Joe knows what has happened to Tom. Tom need not even say the word ‘legal’ for the subliminal message to be delivered. Joe knows because it happened to him, less than two years ago. The Cop Knock. The end of life as he knew it. The opening up of a new world. A new life without any more hiding.

Relief.

Joe and Tom walk to the café and Joe buys Tom a coke and a sandwich. It is the first thing Tom has eaten in two days. The café is empty, so they find a corner table and sit down. After just a few minutes, Tom’s experience from the last week is told. Joe’s head was nodding the whole time, but he lets Tom talk.

Before an hour was up, Joe had given Tom the name of three men, Michael, Steve and Mike. Also, the number of an attorney and of a therapist that specialized in treating offenders. As they walked out of the hospital, Joe said the first call should be to Michael. Michael will coordinate everything. And Joe was right, Michael coordinated everything.

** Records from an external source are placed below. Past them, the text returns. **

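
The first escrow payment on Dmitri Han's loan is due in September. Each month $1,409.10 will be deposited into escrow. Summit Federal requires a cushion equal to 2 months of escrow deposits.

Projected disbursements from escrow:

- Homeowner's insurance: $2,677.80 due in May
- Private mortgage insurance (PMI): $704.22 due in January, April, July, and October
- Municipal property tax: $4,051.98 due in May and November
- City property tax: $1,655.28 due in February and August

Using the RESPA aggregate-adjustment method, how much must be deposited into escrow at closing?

Cushion = 2 × $1,409.10 = $2,818.20
Trial balance (start $0, +$1,409.10 each month, − disbursements):
  Sep: +$1,409.10 → $1,409.10
  Oct: +$1,409.10 − $704.22 → $2,113.98
  Nov: +$1,409.10 − $4,051.98 → -$528.90
  Dec: +$1,409.10 → $880.20
  Jan: +$1,409.10 − $704.22 → $1,585.08
  Feb: +$1,409.10 − $1,655.28 → $1,338.90
  Mar: +$1,409.10 → $2,748.00
  Apr: +$1,409.10 − $704.22 → $3,452.88
  May: +$1,409.10 − $6,729.78 → -$1,867.80
  Jun: +$1,409.10 → -$458.70
  Jul: +$1,409.10 − $704.22 → $246.18
  Aug: +$1,409.10 − $1,655.28 → $0.00
Lowest trial balance = -$1,867.80 (May)
Initial deposit = cushion − low point = $2,818.20 − (-$1,867.80) = $4,686.00

$4,686.00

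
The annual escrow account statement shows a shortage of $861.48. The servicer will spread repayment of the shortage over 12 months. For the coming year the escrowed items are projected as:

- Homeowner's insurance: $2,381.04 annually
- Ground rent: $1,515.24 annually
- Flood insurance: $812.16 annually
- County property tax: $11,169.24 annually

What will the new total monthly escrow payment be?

$1,394.93

Homeowner's insurance — $2,381.04 per year
Ground rent — $1,515.24 per year
Flood insurance — $812.16 per year
County property tax — $11,169.24 per year
Yearly total = $2,381.04 + $1,515.24 + $812.16 + $11,169.24 = $15,877.68
Per month = $15,877.68 ÷ 12 = $1,323.14
Monthly shortage recovery: $861.48 / 12 = $71.79
Adjusted monthly = $1,323.14 + $71.79 = $1,394.93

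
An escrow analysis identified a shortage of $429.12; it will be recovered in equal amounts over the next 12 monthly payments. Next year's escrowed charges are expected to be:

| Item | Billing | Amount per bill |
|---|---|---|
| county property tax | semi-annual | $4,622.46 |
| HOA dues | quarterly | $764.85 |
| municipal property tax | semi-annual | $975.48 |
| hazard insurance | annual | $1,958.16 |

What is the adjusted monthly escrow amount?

$1,386.88

County property tax: $4,622.46 × 2 = $9,244.92 per year
HOA dues: $764.85 × 4 = $3,059.40 per year
Municipal property tax: $975.48 × 2 = $1,950.96 per year
Hazard insurance: $1,958.16 per year
Annual escrow total = $9,244.92 + $3,059.40 + $1,950.96 + $1,958.16 = $16,213.44
Base monthly escrow = $16,213.44 ÷ 12 = $1,351.12
Monthly shortage recovery: $429.12 / 12 = $35.76
New monthly escrow = $1,351.12 + $35.76 = $1,386.88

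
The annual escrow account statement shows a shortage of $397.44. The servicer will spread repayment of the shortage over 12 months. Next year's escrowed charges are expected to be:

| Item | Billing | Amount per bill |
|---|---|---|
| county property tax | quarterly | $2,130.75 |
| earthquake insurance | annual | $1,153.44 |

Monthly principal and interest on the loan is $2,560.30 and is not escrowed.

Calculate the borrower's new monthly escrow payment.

County property tax: $2,130.75 × 4 = $8,523.00/yr
Earthquake insurance: $1,153.44/yr
Total annual escrow = $8,523.00 + $1,153.44 = $9,676.44
Monthly escrow = $9,676.44 / 12 = $806.37
Monthly shortage recovery: $397.44 ÷ 12 = $33.12
New monthly escrow = $806.37 + $33.12 = $839.49

$839.49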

Michael answers the phone at 9:15, and Tom was on the line. Michael was already prepared by Joe’s call, just minutes before. By 10:00, Michael assembled the team and briefed us all. The attorney appointment will be made by Tom. The therapist introduction will be on the phone, and the first group therapy meeting is tomorrow and Joe will bring Tom. Mike and Steve will call Tom daily for support. I am assigned to work with the wife.

Every one of us responds to this call. It initiates a recruitment effort that rivals the Avenger’s response to Ultron’s threat to eradicate humanity. This team is committed to  respond to any sexual addiction crisis- the family affected by a patriarch’s incest, the individual devastated by sexual abuse, or the man that has heard the “Cop Knock”. We know they feel alone, whether they have been abandoned by their family, abused by loved ones or in this case, arrested for an illegal act. Tom needs his Avengers team to help him, because this is territory he is not familiar with. But this team is very familiar with it; the family dynamics, the law, the courtroom, treatment and therapy, prison and re-entry. We have walked this path, and emerged on the other side, as healthier and better people for the experience. So we are there, in order to keep our sobriety, we are doing service to give back what we have freely received.